What made Legal Eagle stand out? “First of all, he was my type and he had an awesome walk. He may have been somewhat immature, but he looked like he would fill out. You always hear everyone talking at sales, saying this is the best walker on the sale. I heard many numbers of all the good walkers, but no-one mentioned him.”

“Obviously I did consider spec buying him because I didn’t have anybody in mind and hadn’t had any instruction for him. It was fairly early in Greys Inn’s career, so maybe he was a little under the radar based on the stallion still having to do his bit, but in the arena I was going to buy him. He got to R400k fairly quickly, but once the price went over that, I said to myself ‘I might have to bail out here’. I hadn’t had any interaction with Markus Jooste or anyone from Mayfair as far as this horse was concerned, but Markus happened to be standing next to me and must have been watching. He asked ‘Do you like this horse?’ I said ‘yes, I like him a lot’ and he gave me the go ahead. It was something of an unorthodox purchase by Mayfair’s standards – they are usually a lot more structured and well-researched – but Markus obviously trusted my judgement.”

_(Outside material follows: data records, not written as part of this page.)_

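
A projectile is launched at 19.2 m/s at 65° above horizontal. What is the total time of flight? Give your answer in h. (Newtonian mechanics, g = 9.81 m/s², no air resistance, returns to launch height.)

T = 2 × v₀ × sin(θ) / g = 2 × 19.2 × sin(65°) / 9.81 = 2 × 19.2 × 0.906308 / 9.81 = 3.54763 s
T = 3.54763 s / 3600.0 = 0.0009855 h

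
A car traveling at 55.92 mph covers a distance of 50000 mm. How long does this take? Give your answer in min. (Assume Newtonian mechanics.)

d = 50000 mm × 0.001 = 50.0 m
v = 55.92 mph × 0.44704 = 24.9985 m/s
t = d / v = 50.0 / 24.9985 = 2.00012 s
t = 2.00012 s / 60.0 = 0.03334 min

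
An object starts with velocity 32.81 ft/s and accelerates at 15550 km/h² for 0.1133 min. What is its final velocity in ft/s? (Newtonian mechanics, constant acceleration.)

v₀ = 32.81 ft/s × 0.3048 = 10.0005 m/s
a = 15550 km/h² × 7.716049382716049e-05 = 1.19985 m/s²
t = 0.1133 min × 60.0 = 6.798 s
v = v₀ + a × t = 10.0005 + 1.19985 × 6.798 = 18.1571 m/s
v = 18.1571 m/s / 0.3048 = 59.57 ft/s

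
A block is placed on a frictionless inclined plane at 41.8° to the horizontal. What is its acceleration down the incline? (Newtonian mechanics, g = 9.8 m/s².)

a = g sin(θ) = 9.8 × sin(41.8°) = 9.8 × 0.6665 = 6.53 m/s²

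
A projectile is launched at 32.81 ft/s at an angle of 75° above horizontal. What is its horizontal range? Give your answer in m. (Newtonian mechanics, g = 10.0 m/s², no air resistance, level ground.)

v₀ = 32.81 ft/s × 0.3048 = 10.00049 m/s
R = v₀² × sin(2θ) / g = 10.00049² × sin(2 × 75°) / 10.0 = 100.0098 × 0.5 / 10.0 = 5.0 m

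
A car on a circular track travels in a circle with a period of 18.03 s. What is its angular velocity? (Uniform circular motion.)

ω = 2π/T = 2π/18.03 = 0.3485 rad/s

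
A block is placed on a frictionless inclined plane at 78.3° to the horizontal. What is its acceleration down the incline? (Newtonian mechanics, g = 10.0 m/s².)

a = g sin(θ) = 10.0 × sin(78.3°) = 10.0 × 0.9792 = 9.79 m/s²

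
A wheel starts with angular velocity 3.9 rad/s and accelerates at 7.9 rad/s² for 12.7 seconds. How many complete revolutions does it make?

θ = ω₀t + ½αt² = 3.9×12.7 + ½×7.9×12.7² = 686.6255 rad
Total revolutions = θ/(2π) = 686.6255/(2π) = 109.28
Complete revolutions = ⌊109.28⌋ = 109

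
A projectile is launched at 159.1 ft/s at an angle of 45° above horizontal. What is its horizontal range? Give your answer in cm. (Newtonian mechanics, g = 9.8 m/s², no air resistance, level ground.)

v₀ = 159.1 ft/s × 0.3048 = 48.4937 m/s
R = v₀² × sin(2θ) / g = 48.4937² × sin(2 × 45°) / 9.8 = 2351.64 × 1.0 / 9.8 = 239.963 m
R = 239.963 m / 0.01 = 24000 cm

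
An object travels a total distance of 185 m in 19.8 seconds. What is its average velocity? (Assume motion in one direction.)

v_avg = Δd / Δt = 185 / 19.8 = 9.34 m/s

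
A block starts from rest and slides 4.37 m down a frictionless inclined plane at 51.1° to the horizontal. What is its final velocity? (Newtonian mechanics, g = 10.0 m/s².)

a = g sin(θ) = 10.0 × sin(51.1°) = 7.7824 m/s²
v = √(2ad) = √(2 × 7.7824 × 4.37) = 8.25 m/s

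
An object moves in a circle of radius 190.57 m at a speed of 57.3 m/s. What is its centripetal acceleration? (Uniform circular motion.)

a_c = v²/r = 57.3²/190.57 = 3283.29/190.57 = 17.23 m/s²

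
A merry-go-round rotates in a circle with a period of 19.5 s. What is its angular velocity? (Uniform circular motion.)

ω = 2π/T = 2π/19.5 = 0.3222 rad/s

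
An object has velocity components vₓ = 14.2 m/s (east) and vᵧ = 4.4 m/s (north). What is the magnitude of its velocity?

|v| = √(vₓ² + vᵧ²) = √(14.2² + 4.4²) = √(221.0) = 14.87 m/s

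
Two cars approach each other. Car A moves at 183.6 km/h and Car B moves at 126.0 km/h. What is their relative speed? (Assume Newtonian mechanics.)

v_rel = v_A + v_B = 183.6 + 126.0 = 309.6 km/h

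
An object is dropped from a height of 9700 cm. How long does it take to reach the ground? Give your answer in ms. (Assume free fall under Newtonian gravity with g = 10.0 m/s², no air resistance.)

h = 9700 cm × 0.01 = 97.0 m
t = √(2h/g) = √(2 × 97.0 / 10.0) = 4.40454 s
t = 4.40454 s / 0.001 = 4405 ms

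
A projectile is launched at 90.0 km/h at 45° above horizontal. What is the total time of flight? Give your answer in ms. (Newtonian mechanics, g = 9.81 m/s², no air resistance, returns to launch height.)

v₀ = 90.0 km/h × 0.2777777777777778 = 25.0 m/s
T = 2 × v₀ × sin(θ) / g = 2 × 25.0 × sin(45°) / 9.81 = 2 × 25.0 × 0.707107 / 9.81 = 3.60401 s
T = 3.60401 s / 0.001 = 3604 ms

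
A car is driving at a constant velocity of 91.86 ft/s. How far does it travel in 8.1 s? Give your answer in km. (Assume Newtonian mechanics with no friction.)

v = 91.86 ft/s × 0.3048 = 27.9989 m/s
d = v × t = 27.9989 × 8.1 = 226.791 m
d = 226.791 m / 1000.0 = 0.2268 km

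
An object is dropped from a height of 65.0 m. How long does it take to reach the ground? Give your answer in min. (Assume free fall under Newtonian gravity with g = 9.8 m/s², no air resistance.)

t = √(2h/g) = √(2 × 65.0 / 9.8) = 3.64216 s
t = 3.64216 s / 60.0 = 0.0607 min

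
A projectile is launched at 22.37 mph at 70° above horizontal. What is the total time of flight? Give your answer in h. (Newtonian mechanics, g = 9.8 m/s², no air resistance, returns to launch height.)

v₀ = 22.37 mph × 0.44704 = 10.0003 m/s
T = 2 × v₀ × sin(θ) / g = 2 × 10.0003 × sin(70°) / 9.8 = 2 × 10.0003 × 0.939693 / 9.8 = 1.9178 s
T = 1.9178 s / 3600.0 = 0.0005327 h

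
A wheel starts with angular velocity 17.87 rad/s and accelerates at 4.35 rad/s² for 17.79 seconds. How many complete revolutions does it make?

θ = ω₀t + ½αt² = 17.87×17.79 + ½×4.35×17.79² = 1006.2602175 rad
Total revolutions = θ/(2π) = 1006.2602175/(2π) = 160.15
Complete revolutions = ⌊160.15⌋ = 160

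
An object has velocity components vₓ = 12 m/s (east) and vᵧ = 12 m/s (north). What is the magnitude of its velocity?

|v| = √(vₓ² + vᵧ²) = √(12² + 12²) = √(288) = 16.97 m/s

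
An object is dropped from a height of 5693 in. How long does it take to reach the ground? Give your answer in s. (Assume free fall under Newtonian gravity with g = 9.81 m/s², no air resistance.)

h = 5693 in × 0.0254 = 144.602 m
t = √(2h/g) = √(2 × 144.602 / 9.81) = 5.43 s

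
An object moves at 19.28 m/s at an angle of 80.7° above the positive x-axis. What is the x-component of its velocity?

vₓ = v cos(θ) = 19.28 × cos(80.7°) = 3.12 m/s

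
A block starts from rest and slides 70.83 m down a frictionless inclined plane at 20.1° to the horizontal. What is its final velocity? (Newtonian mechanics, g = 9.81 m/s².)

a = g sin(θ) = 9.81 × sin(20.1°) = 3.3713 m/s²
v = √(2ad) = √(2 × 3.3713 × 70.83) = 21.85 m/s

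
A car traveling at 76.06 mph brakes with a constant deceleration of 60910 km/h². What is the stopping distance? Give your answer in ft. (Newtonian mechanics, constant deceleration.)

v₀ = 76.06 mph × 0.44704 = 34.0019 m/s
a = 60910 km/h² × 7.716049382716049e-05 = 4.69985 m/s²
d = v₀² / (2a) = 34.0019² / (2 × 4.69985) = 1156.13 / 9.3997 = 122.996 m
d = 122.996 m / 0.3048 = 403.5 ft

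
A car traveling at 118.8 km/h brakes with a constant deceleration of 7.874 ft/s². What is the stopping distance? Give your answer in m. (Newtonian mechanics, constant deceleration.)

v₀ = 118.8 km/h × 0.2777777777777778 = 33.0 m/s
a = 7.874 ft/s² × 0.3048 = 2.4 m/s²
d = v₀² / (2a) = 33.0² / (2 × 2.4) = 1089.0 / 4.8 = 226.9 m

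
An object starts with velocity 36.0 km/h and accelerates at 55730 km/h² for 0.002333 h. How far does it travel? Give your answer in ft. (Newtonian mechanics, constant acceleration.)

v₀ = 36.0 km/h × 0.2777777777777778 = 10.0 m/s
a = 55730 km/h² × 7.716049382716049e-05 = 4.30015 m/s²
t = 0.002333 h × 3600.0 = 8.3988 s
d = v₀ × t + ½ × a × t² = 10.0 × 8.3988 + 0.5 × 4.30015 × 8.3988² = 235.654 m
d = 235.654 m / 0.3048 = 773.1 ft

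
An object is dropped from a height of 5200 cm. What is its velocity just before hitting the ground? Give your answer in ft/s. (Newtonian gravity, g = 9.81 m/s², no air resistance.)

h = 5200 cm × 0.01 = 52.0 m
v = √(2gh) = √(2 × 9.81 × 52.0) = 31.9412 m/s
v = 31.9412 m/s / 0.3048 = 104.8 ft/s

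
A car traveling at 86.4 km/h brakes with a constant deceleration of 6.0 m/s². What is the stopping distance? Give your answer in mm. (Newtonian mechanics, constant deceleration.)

v₀ = 86.4 km/h × 0.2777777777777778 = 24.0 m/s
d = v₀² / (2a) = 24.0² / (2 × 6.0) = 576.0 / 12.0 = 48.0 m
d = 48.0 m / 0.001 = 48000 mm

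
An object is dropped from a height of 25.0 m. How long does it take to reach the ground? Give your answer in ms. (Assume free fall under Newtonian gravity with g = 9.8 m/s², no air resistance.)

t = √(2h/g) = √(2 × 25.0 / 9.8) = 2.25877 s
t = 2.25877 s / 0.001 = 2259 ms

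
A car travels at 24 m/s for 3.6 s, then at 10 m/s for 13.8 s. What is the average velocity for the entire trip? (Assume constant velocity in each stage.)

d₁ = v₁t₁ = 24 × 3.6 = 86.4 m
d₂ = v₂t₂ = 10 × 13.8 = 138.0 m
d_total = 224.4 m, t_total = 17.4 s
v_avg = d_total/t_total = 224.4/17.4 = 12.9 m/s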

“We did run him a run as a colt (on 28 October 2014) and although the distance was a little sharp for him, he finished the race off quite nicely. Piere Strydom rode him on debut and he thought he may need gelding. I wasn’t convinced at the time, but I felt he was a decent horse and didn’t want to have to interrupt his programme later on. It was a team decision and he seemed to improve after gelding, so I certainly can’t knock the move.”

Team effort

I think the word team says it all. My front line include Monique Mansour who is managing the Cape Town string at the moment, Deshone Steyn in Durban and in Joburg I’ve got Andries Ndzongo, Shylock Mtwesi and Thabiso Nako. Thabiso, Andries and Shylock have a massive job. We divide the horses into teams, each guy heads up their team and they do it with distinction. Deshone is in Durban and we have 40 stables there. Sometimes it’s at 75% and sometimes it’s 100% full, so his numbers fluctuate, but it’s a consistent operation. Johannesburg is where all the hard graft takes place – all the planning, sending horses from Joburg to Cape Town or Joburg to Durban. You can’t do too much in the way of pre-planning, but broadly speaking you have a list of horses that are doing well and as they progress, you move them around to the areas where they are needed.”

Met plans

Legal Eagle has pulled up well from his Queen’s Plate outing and plans are on track for the Gr1 Sun Met. Legal Eagle will jump from gate 9 and stablemate French Navy has drawn pole position. Sean says, “Obviously I’m very pleased with French Navy’s draw. For Legal Eagle things could have been worse, so it’s not panic stations, but we’re not over the moon either.”

Will there be any special preparation? “Legal Eagle is a natural, so I err on the side of caution when I’m at a crossroads with him and his work. Knowing his ability, I rather go in to a race doing a little less and focus on keeping him more sound and well than trying to get him 100% fit. I don’t try and get him fit, I just try and keep him at a certain level and keep him ticking over. I maybe do a bit less with him than with my other horses. Where you don’t know if you’ve got the best horse, then you rather try and have the fittest horse. With him, I leave a little to play with.”

“I don’t want to get ahead of myself, but obviously I’ve got a plan in place for the Met and we just go from day to day. It’s about everything going right every single day and getting everything right and concentrating every single day. But to have the favourite for the Met is fantastic and he’s a worthy favourite.”